勝負の行方が見えている若社長は、仲間と示し合わせてB組長からの商売の相談を断り、別の会社と新たな商売を始めることにしました。
T親分が言った通り、隣町の会社では組事務所の立ち退きが終わりましたし、R組と仲の良い会社も次々とA組と手を切っているので、今では町内にいるA組の身内は、I社だけになったようです。
A組ヤクザの方はと言うと、とうとう自分の足元に火が点いてきました。B組長が代貸のときにやった悪事がどんどんバラされてきましたし、事務所の金庫も空っぽなようです。どうやら裏の資金源であるヤクの密売や人買い商売にも手入れが入ったようで、悪事に関わってきた旦那達も締め上げられているようです。
T親分が決めた掟を破った組員は、キツイ落とし前を付けさせられるみたいなので、今は、焦った跳ねっ返りが慌てふためいているようにも見えます。また、今の(偽?)B組長がやらされていることを裏読みすると、ひとまずのケリがつくまでに、何年も待たされることはなさそうです。
若社長の悩み
A組ヤクザの仕切りが無くなった後のことで、若社長が気になっていることが、三つあります。
一つは、ヤケを起こしたI社が暴れ出した時に、上手く収めることができるかどうかです。以前からA組配下のI社と仲が悪かった会社などは、「喧嘩だとぉ。おぅ、上等じゃねえか。」と思っていますから、その時は騒ぎが大きくなるでしょう。実際、飛び道具で商売道具がやられたことがありました。

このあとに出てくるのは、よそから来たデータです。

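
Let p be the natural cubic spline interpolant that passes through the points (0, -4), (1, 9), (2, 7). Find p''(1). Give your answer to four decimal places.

-22.5000

Write M_i for p''(x_i). With h_i = 1, 1 and divided differences Δ_i = 13, -2, the continuity of p' gives the tridiagonal system
  1·M_0 + 4·M_1 + 1·M_2 = 6(Δ_1 - Δ_0) = -90
Natural end conditions: M_0 = M_2 = 0.
Hence M_0 = 0, M_1 = -45/2, M_2 = 0.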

次は、今後もご近所と上手くお付き合いができるかどうかが気になります。今のP親分は信用できるとしても、代替わりした後も同じように守ってもらえるでしょうか。やっぱり街の治安は、住民みんなで守ってゆけるようにしたいものです。仲直りが進んでいるとは言え、今後も宗旨の違う檀家同士が仲良くするにはどうしたらよいのでしょう。
最後に、このまま今の商売が続けられるかどうかです。お客さんが今まで通りには商品を買ってくれなくなるかもしれませんし、画期的な新製品が作られかもしれません。仕入れが止まってしまうことが、起きないとも言い切れません。新たな商売を始める準備はしていますが、上手く軌道に乗るかは未知数です。
もちろん、他にも気になることはあるでしょうが、今の若社長は、もう後戻りができないことを覚悟して、自分の決断が実を結ぶ事を信じて進み続けるしかないと思っているはずです。
(おしまい)
あとがき
いや~、会社経営ってヤクザが絡むと本当に危ないですよね。
どこかの会社のように、ヤクザにビビッて言われるままにみかじめ料を払っただけでなく、組事務所を新築してあげたり、下っ端組員に脅されただけで社内規則を変えるのでは、従業員はやってられません。
このままじゃ商売の方も、ヤクザと一緒にパーになるのを覚悟しなければならないでしょう。それでも、次の株主総会には間に合わないかもしれませんが、いずれは経営陣を総入れ替えして、ヤクザ絡みの社外取締役連中を締め出した上で会社再建ができると、私は信じています。
しかも、以前にT親分が言っていた、「最初は、うちの組から」が正しいとすれば、もうヤクザに邪魔される心配がなくなるので、最後の大掃除は思う通りにできるのではないかと期待しています。
その時はみんなで協力して、隠れた汚れも見落とさずに、隅から隅まで綺麗にしたいものです。